The American gallery has two iconic pictures – Edward Hopper’s Nighthawks and Grant Wood’s American Gothic. If you are at all scared of heights, this is your chance to take to the air without going that high. The floor-to-ceiling windows in the Modernist gallery are only three floors up but they still give you an intimate view of the cityscape.
Edward Hopper’s Nighthawks hangs in the Art Institute of Chicago
If you’re of the opposite persuasion and like your architecture with added thrills, take the fastest elevator in America to the 360 Chicago Observation Deck on the 94th floor of the John Hancock Building on Michigan Avenue. Join the queue for Tilt, a terrifying attraction that does exactly what it says on the ticket. Stand in a window hold on as the bay lurches you forward.

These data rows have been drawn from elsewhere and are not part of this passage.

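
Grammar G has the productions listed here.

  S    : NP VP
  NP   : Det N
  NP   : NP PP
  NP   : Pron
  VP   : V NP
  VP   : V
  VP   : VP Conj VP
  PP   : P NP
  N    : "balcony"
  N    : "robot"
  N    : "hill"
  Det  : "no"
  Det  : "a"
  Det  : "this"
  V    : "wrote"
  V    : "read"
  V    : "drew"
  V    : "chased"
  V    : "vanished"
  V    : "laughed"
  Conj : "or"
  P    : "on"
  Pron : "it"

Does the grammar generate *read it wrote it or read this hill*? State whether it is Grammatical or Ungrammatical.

For S → NP VP, no prefix of the string parses as an NP.

Ungrammatical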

It’s 1,000ft to the pavement below. You can’t fall but, somehow, that doesn’t seem to settle the nerves.
Not scary enough? At 1,450ft, the Willis – formerly Sears – Tower on Wacker Drive was the tallest building in the world until 1998 and it still claims to be the tallest in the Western hemisphere. Visitors can even gather in The Ledge, an enclosed glass box which juts out from the 103rd floor.
You can see four different states from here and the views stretch for 50 miles. Somewhere below, there’s a Frank Lloyd Wright house looking back at you.